I LOVED A Wrinkle in Time when I read it five years ago, but then I reread it a couple years later for a class at UT and didn't care for it much at all. Weird that it changed for me SO quickly.
Heidi says
This happened for me with A Wrinkle in Time. I'm wishing I had never reread it, because I had such strong feelings and associations with it as a kid. As an adult, I was really disappointed in it.
Jennifer says
I have a collection of Louisa May Alcott books – including some of her short story collection, which are really preachy but I love them anyways. Of course, I also have a collection of Elsie Dinsmore. Yes, I reread them periodically. I have a hard time thinking of anything I loved as a child and "grew out of" later as an adult. I think this is because I read such a huge and weird sampling of books. I never really went through a period of reading just one thing – I read L. M. Boston and Freddy the Pig, Foxes' Book of Martyrs and Josephus, Ellis Peters and Patricia Wentworth, Boxcar Children, Pamela Service, Eleanor Cameron…when I was a teen I used to go to the library, pull out stacks of picture books, and read through them.
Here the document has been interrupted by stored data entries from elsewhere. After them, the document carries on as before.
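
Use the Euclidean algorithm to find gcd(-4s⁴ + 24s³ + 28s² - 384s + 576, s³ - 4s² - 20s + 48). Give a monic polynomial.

s + 4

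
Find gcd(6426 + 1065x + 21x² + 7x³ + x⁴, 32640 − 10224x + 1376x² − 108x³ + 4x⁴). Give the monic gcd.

Euclidean algorithm in ℚ[x]:
  x⁴ + 7x³ + 21x² + 1065x + 6426 = (1/4)(4x⁴ − 108x³ + 1376x² − 10224x + 32640) + (34x³ − 323x² + 3621x − 1734)
  4x⁴ − 108x³ + 1376x² − 10224x + 32640 = ((2/17)x − 35/17)(34x³ − 323x² + 3621x − 1734) + (285x² − 2565x + 29070)
  34x³ − 323x² + 3621x − 1734 = ((34/285)x − 17/285)(285x² − 2565x + 29070) + (0)
Last nonzero remainder: 285x² − 2565x + 29070. Dividing through by 285 gives the monic gcd x² − 9x + 102.

102 − 9x + x²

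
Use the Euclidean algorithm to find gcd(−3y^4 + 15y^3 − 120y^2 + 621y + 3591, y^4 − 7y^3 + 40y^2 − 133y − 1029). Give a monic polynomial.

Apply the Euclidean algorithm:
  −3y^4 + 15y^3 − 120y^2 + 621y + 3591 = (−3)(y^4 − 7y^3 + 40y^2 − 133y − 1029) + (−6y^3 + 222y + 504)
  y^4 − 7y^3 + 40y^2 − 133y − 1029 = (−(1/6)y + 7/6)(−6y^3 + 222y + 504) + (77y^2 − 308y − 1617)
  −6y^3 + 222y + 504 = (−(6/77)y − 24/77)(77y^2 − 308y − 1617) + (0)
Last nonzero remainder: 77y^2 − 308y − 1617. Dividing through by 77 gives the monic gcd y^2 − 4y − 21.

y^2 − 4y − 21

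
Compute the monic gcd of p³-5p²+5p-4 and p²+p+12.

1

By polynomial division,
  p³-5p²+5p-4 = (p-6)(p²+p+12) + (-p+68)
  p²+p+12 = (-p-69)(-p+68) + (4704)
  -p+68 = (-(1/4704)p+17/1176)(4704) + (0)
The last nonzero remainder is the constant 4704, so the polynomials are coprime and gcd = 1.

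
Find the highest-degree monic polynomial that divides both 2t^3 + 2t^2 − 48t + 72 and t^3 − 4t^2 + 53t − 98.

By polynomial division,
  2t^3 + 2t^2 − 48t + 72 = (2)(t^3 − 4t^2 + 53t − 98) + (10t^2 − 154t + 268)
  t^3 − 4t^2 + 53t − 98 = ((1/10)t + 57/50)(10t^2 − 154t + 268) + ((5044/25)t − 10088/25)
  10t^2 − 154t + 268 = ((125/2522)t − 1675/2522)((5044/25)t − 10088/25) + (0)
Last nonzero remainder: (5044/25)t − 10088/25. Dividing through by 5044/25 gives the monic gcd t − 2.

t − 2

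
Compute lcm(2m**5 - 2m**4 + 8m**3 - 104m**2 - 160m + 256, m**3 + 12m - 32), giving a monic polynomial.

m**6 - 3m**5 + 6m**4 - 60m**3 + 24m**2 + 288m - 256

Repeated division with remainder:
  2m**5 - 2m**4 + 8m**3 - 104m**2 - 160m + 256 = (2m**2 - 2m - 16)(m**3 + 12m - 32) + (-16m**2 - 32m - 256)
  m**3 + 12m - 32 = (-(1/16)m + 1/8)(-16m**2 - 32m - 256) + (0)
Last nonzero remainder: -16m**2 - 32m - 256. Dividing through by -16 gives the monic gcd m**2 + 2m + 16.
Then lcm(f, g) = f·g / gcd(f, g); expanding and making the result monic gives the answer.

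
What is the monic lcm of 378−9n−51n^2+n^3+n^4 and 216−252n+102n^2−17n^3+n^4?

By polynomial division,
  n^4+n^3−51n^2−9n+378 = (n^4−17n^3+102n^2−252n+216) + (18n^3−153n^2+243n+162)
  n^4−17n^3+102n^2−252n+216 = ((1/18)n−17/36)(18n^3−153n^2+243n+162) + ((65/4)n^2−(585/4)n+585/2)
  18n^3−153n^2+243n+162 = ((72/65)n+36/65)((65/4)n^2−(585/4)n+585/2) + (0)
Last nonzero remainder: (65/4)n^2−(585/4)n+585/2. Dividing through by 65/4 gives the monic gcd n^2−9n+18.
Then lcm(f, g) = f·g / gcd(f, g); expanding and making the result monic gives the answer.

4536−3132n−162n^2+411n^3−47n^4−7n^5+n^6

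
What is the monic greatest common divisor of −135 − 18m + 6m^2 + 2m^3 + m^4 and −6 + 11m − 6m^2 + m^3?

−3 + m

Apply the Euclidean algorithm:
  m^4 + 2m^3 + 6m^2 − 18m − 135 = (m + 8)(m^3 − 6m^2 + 11m − 6) + (43m^2 − 100m − 87)
  m^3 − 6m^2 + 11m − 6 = ((1/43)m − 158/1849)(43m^2 − 100m − 87) + ((8280/1849)m − 24840/1849)
  43m^2 − 100m − 87 = ((79507/8280)m + 53621/8280)((8280/1849)m − 24840/1849) + (0)
Last nonzero remainder: (8280/1849)m − 24840/1849. Dividing through by 8280/1849 gives the monic gcd m − 3.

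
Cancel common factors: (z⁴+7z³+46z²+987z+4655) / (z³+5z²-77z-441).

Apply the Euclidean algorithm:
  z⁴+7z³+46z²+987z+4655 = (z+2)(z³+5z²-77z-441) + (113z²+1582z+5537)
  z³+5z²-77z-441 = ((1/113)z-9/113)(113z²+1582z+5537) + (0)
Last nonzero remainder: 113z²+1582z+5537. Dividing through by 113 gives the monic gcd z²+14z+49.
Cancel z²+14z+49 from numerator and denominator to get the reduced form.

(z²-7z+95)/(z-9)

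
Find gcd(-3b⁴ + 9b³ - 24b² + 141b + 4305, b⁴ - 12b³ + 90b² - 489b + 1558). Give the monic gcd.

By polynomial division,
  -3b⁴ + 9b³ - 24b² + 141b + 4305 = (-3)(b⁴ - 12b³ + 90b² - 489b + 1558) + (-27b³ + 246b² - 1326b + 8979)
  b⁴ - 12b³ + 90b² - 489b + 1558 = (-(1/27)b + 26/243)(-27b³ + 246b² - 1326b + 8979) + ((1180/81)b² - (1180/81)b + 48380/81)
  -27b³ + 246b² - 1326b + 8979 = (-(2187/1180)b + 17739/1180)((1180/81)b² - (1180/81)b + 48380/81) + (0)
Last nonzero remainder: (1180/81)b² - (1180/81)b + 48380/81. Dividing through by 1180/81 gives the monic gcd b² - b + 41.

b² - b + 41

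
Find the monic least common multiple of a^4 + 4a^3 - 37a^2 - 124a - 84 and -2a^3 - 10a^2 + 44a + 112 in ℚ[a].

Apply the Euclidean algorithm:
  a^4 + 4a^3 - 37a^2 - 124a - 84 = (-(1/2)a + 1/2)(-2a^3 - 10a^2 + 44a + 112) + (-10a^2 - 90a - 140)
  -2a^3 - 10a^2 + 44a + 112 = ((1/5)a - 4/5)(-10a^2 - 90a - 140) + (0)
Last nonzero remainder: -10a^2 - 90a - 140. Dividing through by -10 gives the monic gcd a^2 + 9a + 14.
Then lcm(f, g) = f·g / gcd(f, g); expanding and making the result monic gives the answer.

a^5 - 53a^3 + 24a^2 + 412a + 336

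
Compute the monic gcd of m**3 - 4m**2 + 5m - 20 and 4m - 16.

m - 4

Euclidean algorithm in ℚ[m]:
  m**3 - 4m**2 + 5m - 20 = ((1/4)m**2 + 5/4)(4m - 16) + (0)
Last nonzero remainder: 4m - 16. Dividing through by 4 gives the monic gcd m - 4.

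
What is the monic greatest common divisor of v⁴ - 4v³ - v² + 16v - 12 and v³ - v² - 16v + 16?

v - 1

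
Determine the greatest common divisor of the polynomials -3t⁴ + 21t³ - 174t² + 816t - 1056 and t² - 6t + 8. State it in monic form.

Euclidean algorithm in ℚ[t]:
  -3t⁴ + 21t³ - 174t² + 816t - 1056 = (-3t² + 3t - 132)(t² - 6t + 8) + (0)
The last nonzero remainder t² - 6t + 8 is already monic.

t² - 6t + 8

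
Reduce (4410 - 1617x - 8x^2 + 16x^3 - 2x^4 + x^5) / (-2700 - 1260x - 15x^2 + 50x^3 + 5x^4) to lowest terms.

Apply the Euclidean algorithm:
  x^5 - 2x^4 + 16x^3 - 8x^2 - 1617x + 4410 = ((1/5)x - 12/5)(5x^4 + 50x^3 - 15x^2 - 1260x - 2700) + (139x^3 + 208x^2 - 4101x - 2070)
  5x^4 + 50x^3 - 15x^2 - 1260x - 2700 = ((5/139)x + 5910/19321)(139x^3 + 208x^2 - 4101x - 2070) + ((1331100/19321)x^2 + (1331100/19321)x - 39933000/19321)
  139x^3 + 208x^2 - 4101x - 2070 = ((2685619/1331100)x + 444383/443700)((1331100/19321)x^2 + (1331100/19321)x - 39933000/19321) + (0)
Last nonzero remainder: (1331100/19321)x^2 + (1331100/19321)x - 39933000/19321. Dividing through by 1331100/19321 gives the monic gcd x^2 + x - 30.
Cancel x^2 + x - 30 from numerator and denominator to get the reduced form.

(-147 + 49x - 3x^2 + x^3)/(90 + 45x + 5x^2)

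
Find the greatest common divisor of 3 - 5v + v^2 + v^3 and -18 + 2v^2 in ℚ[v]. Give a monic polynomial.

Repeated division with remainder:
  v^3 + v^2 - 5v + 3 = ((1/2)v + 1/2)(2v^2 - 18) + (4v + 12)
  2v^2 - 18 = ((1/2)v - 3/2)(4v + 12) + (0)
Last nonzero remainder: 4v + 12. Dividing through by 4 gives the monic gcd v + 3.

3 + v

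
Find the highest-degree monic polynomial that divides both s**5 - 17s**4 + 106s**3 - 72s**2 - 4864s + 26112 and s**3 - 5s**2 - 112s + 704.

Euclidean algorithm in ℚ[s]:
  s**5 - 17s**4 + 106s**3 - 72s**2 - 4864s + 26112 = (s**2 - 12s + 158)(s**3 - 5s**2 - 112s + 704) + (-1330s**2 + 21280s - 85120)
  s**3 - 5s**2 - 112s + 704 = (-(1/1330)s - 11/1330)(-1330s**2 + 21280s - 85120) + (0)
Last nonzero remainder: -1330s**2 + 21280s - 85120. Dividing through by -1330 gives the monic gcd s**2 - 16s + 64.

s**2 - 16s + 64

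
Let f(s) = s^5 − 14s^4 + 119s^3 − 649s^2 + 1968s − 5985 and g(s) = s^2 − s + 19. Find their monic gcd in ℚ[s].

s^2 − s + 19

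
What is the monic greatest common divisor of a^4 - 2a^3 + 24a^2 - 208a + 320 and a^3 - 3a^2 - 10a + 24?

a^2 - 6a + 8

Apply the Euclidean algorithm:
  a^4 - 2a^3 + 24a^2 - 208a + 320 = (a + 1)(a^3 - 3a^2 - 10a + 24) + (37a^2 - 222a + 296)
  a^3 - 3a^2 - 10a + 24 = ((1/37)a + 3/37)(37a^2 - 222a + 296) + (0)
Last nonzero remainder: 37a^2 - 222a + 296. Dividing through by 37 gives the monic gcd a^2 - 6a + 8.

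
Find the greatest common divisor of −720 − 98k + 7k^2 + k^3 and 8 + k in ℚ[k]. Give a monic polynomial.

8 + k

Repeated division with remainder:
  k^3 + 7k^2 − 98k − 720 = (k^2 − k − 90)(k + 8) + (0)
The last nonzero remainder k + 8 is already monic.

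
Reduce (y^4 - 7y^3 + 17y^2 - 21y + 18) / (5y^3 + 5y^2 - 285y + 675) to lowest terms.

(y^3 - 4y^2 + 5y - 6)/(5y^2 + 20y - 225)

Euclidean algorithm in ℚ[y]:
  y^4 - 7y^3 + 17y^2 - 21y + 18 = ((1/5)y - 8/5)(5y^3 + 5y^2 - 285y + 675) + (82y^2 - 612y + 1098)
  5y^3 + 5y^2 - 285y + 675 = ((5/82)y + 1735/3362)(82y^2 - 612y + 1098) + (-(60720/1681)y + 182160/1681)
  82y^2 - 612y + 1098 = (-(68921/30360)y + 102541/10120)(-(60720/1681)y + 182160/1681) + (0)
Last nonzero remainder: -(60720/1681)y + 182160/1681. Dividing through by -60720/1681 gives the monic gcd y - 3.
Cancel y - 3 from numerator and denominator to get the reduced form.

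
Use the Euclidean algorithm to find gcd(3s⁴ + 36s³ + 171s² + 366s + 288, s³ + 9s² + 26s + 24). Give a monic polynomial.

s² + 5s + 6

Repeated division with remainder:
  3s⁴ + 36s³ + 171s² + 366s + 288 = (3s + 9)(s³ + 9s² + 26s + 24) + (12s² + 60s + 72)
  s³ + 9s² + 26s + 24 = ((1/12)s + 1/3)(12s² + 60s + 72) + (0)
Last nonzero remainder: 12s² + 60s + 72. Dividing through by 12 gives the monic gcd s² + 5s + 6.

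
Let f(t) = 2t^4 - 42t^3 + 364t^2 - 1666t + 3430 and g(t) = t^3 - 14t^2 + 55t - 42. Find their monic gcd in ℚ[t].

t - 7

By polynomial division,
  2t^4 - 42t^3 + 364t^2 - 1666t + 3430 = (2t - 14)(t^3 - 14t^2 + 55t - 42) + (58t^2 - 812t + 2842)
  t^3 - 14t^2 + 55t - 42 = ((1/58)t)(58t^2 - 812t + 2842) + (6t - 42)
  58t^2 - 812t + 2842 = ((29/3)t - 203/3)(6t - 42) + (0)
Last nonzero remainder: 6t - 42. Dividing through by 6 gives the monic gcd t - 7.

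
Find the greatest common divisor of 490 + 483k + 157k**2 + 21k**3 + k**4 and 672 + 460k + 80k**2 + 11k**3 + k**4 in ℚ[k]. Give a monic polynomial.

Euclidean algorithm in ℚ[k]:
  k**4 + 21k**3 + 157k**2 + 483k + 490 = (k**4 + 11k**3 + 80k**2 + 460k + 672) + (10k**3 + 77k**2 + 23k − 182)
  k**4 + 11k**3 + 80k**2 + 460k + 672 = ((1/10)k + 33/100)(10k**3 + 77k**2 + 23k − 182) + ((5229/100)k**2 + (47061/100)k + 36603/50)
  10k**3 + 77k**2 + 23k − 182 = ((1000/5229)k − 1300/5229)((5229/100)k**2 + (47061/100)k + 36603/50) + (0)
Last nonzero remainder: (5229/100)k**2 + (47061/100)k + 36603/50. Dividing through by 5229/100 gives the monic gcd k**2 + 9k + 14.

14 + 9k + k**2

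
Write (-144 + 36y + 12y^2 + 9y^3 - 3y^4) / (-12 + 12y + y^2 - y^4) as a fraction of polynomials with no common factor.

By polynomial division,
  -3y^4 + 9y^3 + 12y^2 + 36y - 144 = (3)(-y^4 + y^2 + 12y - 12) + (9y^3 + 9y^2 - 108)
  -y^4 + y^2 + 12y - 12 = (-(1/9)y + 1/9)(9y^3 + 9y^2 - 108) + (0)
Last nonzero remainder: 9y^3 + 9y^2 - 108. Dividing through by 9 gives the monic gcd y^3 + y^2 - 12.
Cancel y^3 + y^2 - 12 from numerator and denominator to get the reduced form.

(-12 + 3y)/(-1 + y)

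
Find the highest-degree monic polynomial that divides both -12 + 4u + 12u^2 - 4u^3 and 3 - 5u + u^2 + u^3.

Apply the Euclidean algorithm:
  -4u^3 + 12u^2 + 4u - 12 = (-4)(u^3 + u^2 - 5u + 3) + (16u^2 - 16u)
  u^3 + u^2 - 5u + 3 = ((1/16)u + 1/8)(16u^2 - 16u) + (-3u + 3)
  16u^2 - 16u = (-(16/3)u)(-3u + 3) + (0)
Last nonzero remainder: -3u + 3. Dividing through by -3 gives the monic gcd u - 1.

-1 + u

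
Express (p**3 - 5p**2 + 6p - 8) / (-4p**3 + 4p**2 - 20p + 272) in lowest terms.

Apply the Euclidean algorithm:
  p**3 - 5p**2 + 6p - 8 = (-1/4)(-4p**3 + 4p**2 - 20p + 272) + (-4p**2 + p + 60)
  -4p**3 + 4p**2 - 20p + 272 = (p - 3/4)(-4p**2 + p + 60) + (-(317/4)p + 317)
  -4p**2 + p + 60 = ((16/317)p + 60/317)(-(317/4)p + 317) + (0)
Last nonzero remainder: -(317/4)p + 317. Dividing through by -317/4 gives the monic gcd p - 4.
Cancel p - 4 from numerator and denominator to get the reduced form.

(-p**2 + p - 2)/(4p**2 + 12p + 68)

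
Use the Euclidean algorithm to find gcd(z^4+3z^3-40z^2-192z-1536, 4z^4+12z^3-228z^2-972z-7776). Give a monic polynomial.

z^2+3z+24

By polynomial division,
  z^4+3z^3-40z^2-192z-1536 = (1/4)(4z^4+12z^3-228z^2-972z-7776) + (17z^2+51z+408)
  4z^4+12z^3-228z^2-972z-7776 = ((4/17)z^2-324/17)(17z^2+51z+408) + (0)
Last nonzero remainder: 17z^2+51z+408. Dividing through by 17 gives the monic gcd z^2+3z+24.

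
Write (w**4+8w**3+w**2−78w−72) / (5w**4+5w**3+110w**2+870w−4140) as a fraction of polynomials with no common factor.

(w**2+5w+4)/(5w**2−10w+230)

Apply the Euclidean algorithm:
  w**4+8w**3+w**2−78w−72 = (1/5)(5w**4+5w**3+110w**2+870w−4140) + (7w**3−21w**2−252w+756)
  5w**4+5w**3+110w**2+870w−4140 = ((5/7)w+20/7)(7w**3−21w**2−252w+756) + (350w**2+1050w−6300)
  7w**3−21w**2−252w+756 = ((1/50)w−3/25)(350w**2+1050w−6300) + (0)
Last nonzero remainder: 350w**2+1050w−6300. Dividing through by 350 gives the monic gcd w**2+3w−18.
Cancel w**2+3w−18 from numerator and denominator to get the reduced form.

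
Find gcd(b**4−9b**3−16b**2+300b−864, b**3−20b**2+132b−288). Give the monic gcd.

Repeated division with remainder:
  b**4−9b**3−16b**2+300b−864 = (b+11)(b**3−20b**2+132b−288) + (72b**2−864b+2304)
  b**3−20b**2+132b−288 = ((1/72)b−1/9)(72b**2−864b+2304) + (4b−32)
  72b**2−864b+2304 = (18b−72)(4b−32) + (0)
Last nonzero remainder: 4b−32. Dividing through by 4 gives the monic gcd b−8.

b−8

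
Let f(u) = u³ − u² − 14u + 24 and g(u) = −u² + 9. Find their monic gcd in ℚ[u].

u − 3

Apply the Euclidean algorithm:
  u³ − u² − 14u + 24 = (−u + 1)(−u² + 9) + (−5u + 15)
  −u² + 9 = ((1/5)u + 3/5)(−5u + 15) + (0)
Last nonzero remainder: −5u + 15. Dividing through by −5 gives the monic gcd u − 3.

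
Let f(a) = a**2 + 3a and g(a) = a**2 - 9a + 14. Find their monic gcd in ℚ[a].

By polynomial division,
  a**2 + 3a = (a**2 - 9a + 14) + (12a - 14)
  a**2 - 9a + 14 = ((1/12)a - 47/72)(12a - 14) + (175/36)
  12a - 14 = ((432/175)a - 72/25)(175/36) + (0)
The last nonzero remainder is the constant 175/36, so the polynomials are coprime and gcd = 1.

1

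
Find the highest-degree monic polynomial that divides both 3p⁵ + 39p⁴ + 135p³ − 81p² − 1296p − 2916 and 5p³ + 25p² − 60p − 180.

p² + 3p − 18

Euclidean algorithm in ℚ[p]:
  3p⁵ + 39p⁴ + 135p³ − 81p² − 1296p − 2916 = ((3/5)p² + (24/5)p + 51/5)(5p³ + 25p² − 60p − 180) + (60p² + 180p − 1080)
  5p³ + 25p² − 60p − 180 = ((1/12)p + 1/6)(60p² + 180p − 1080) + (0)
Last nonzero remainder: 60p² + 180p − 1080. Dividing through by 60 gives the monic gcd p² + 3p − 18.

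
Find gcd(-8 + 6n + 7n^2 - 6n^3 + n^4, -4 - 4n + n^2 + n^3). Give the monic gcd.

By polynomial division,
  n^4 - 6n^3 + 7n^2 + 6n - 8 = (n - 7)(n^3 + n^2 - 4n - 4) + (18n^2 - 18n - 36)
  n^3 + n^2 - 4n - 4 = ((1/18)n + 1/9)(18n^2 - 18n - 36) + (0)
Last nonzero remainder: 18n^2 - 18n - 36. Dividing through by 18 gives the monic gcd n^2 - n - 2.

-2 - n + n^2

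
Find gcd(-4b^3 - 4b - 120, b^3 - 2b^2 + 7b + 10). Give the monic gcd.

By polynomial division,
  -4b^3 - 4b - 120 = (-4)(b^3 - 2b^2 + 7b + 10) + (-8b^2 + 24b - 80)
  b^3 - 2b^2 + 7b + 10 = (-(1/8)b - 1/8)(-8b^2 + 24b - 80) + (0)
Last nonzero remainder: -8b^2 + 24b - 80. Dividing through by -8 gives the monic gcd b^2 - 3b + 10.

b^2 - 3b + 10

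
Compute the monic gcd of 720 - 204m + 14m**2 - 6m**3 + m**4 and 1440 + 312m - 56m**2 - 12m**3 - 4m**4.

-120 + 14m + m**3

Apply the Euclidean algorithm:
  m**4 - 6m**3 + 14m**2 - 204m + 720 = (-1/4)(-4m**4 - 12m**3 - 56m**2 + 312m + 1440) + (-9m**3 - 126m + 1080)
  -4m**4 - 12m**3 - 56m**2 + 312m + 1440 = ((4/9)m + 4/3)(-9m**3 - 126m + 1080) + (0)
Last nonzero remainder: -9m**3 - 126m + 1080. Dividing through by -9 gives the monic gcd m**3 + 14m - 120.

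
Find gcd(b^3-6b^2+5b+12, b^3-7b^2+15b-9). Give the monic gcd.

Euclidean algorithm in ℚ[b]:
  b^3-6b^2+5b+12 = (b^3-7b^2+15b-9) + (b^2-10b+21)
  b^3-7b^2+15b-9 = (b+3)(b^2-10b+21) + (24b-72)
  b^2-10b+21 = ((1/24)b-7/24)(24b-72) + (0)
Last nonzero remainder: 24b-72. Dividing through by 24 gives the monic gcd b-3.

b-3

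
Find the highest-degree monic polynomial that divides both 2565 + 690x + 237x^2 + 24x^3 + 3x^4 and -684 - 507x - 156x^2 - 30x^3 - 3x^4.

19 + 3x + x^2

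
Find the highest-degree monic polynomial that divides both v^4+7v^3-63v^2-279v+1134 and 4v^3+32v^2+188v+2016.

Apply the Euclidean algorithm:
  v^4+7v^3-63v^2-279v+1134 = ((1/4)v-1/4)(4v^3+32v^2+188v+2016) + (-102v^2-736v+1638)
  4v^3+32v^2+188v+2016 = (-(2/51)v-80/2601)(-102v^2-736v+1638) + ((597184/2601)v+597184/289)
  -102v^2-736v+1638 = (-(132651/298592)v+33813/42656)((597184/2601)v+597184/289) + (0)
Last nonzero remainder: (597184/2601)v+597184/289. Dividing through by 597184/2601 gives the monic gcd v+9.

v+9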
There are books that I've read so many times I don't feel the need to read them again.
Elizabeth Fama says
Monica Edinger's tweet just reminded me that THE WOLVES OF WILLOUGHBY CHASE was an all-time favorite, and when I re-read it as an adult I still enjoyed it, although it didn't feel as real and immediate to me. I remember feeling like I could hear the wolves howling when I was a kid, but I was less transported as an adult.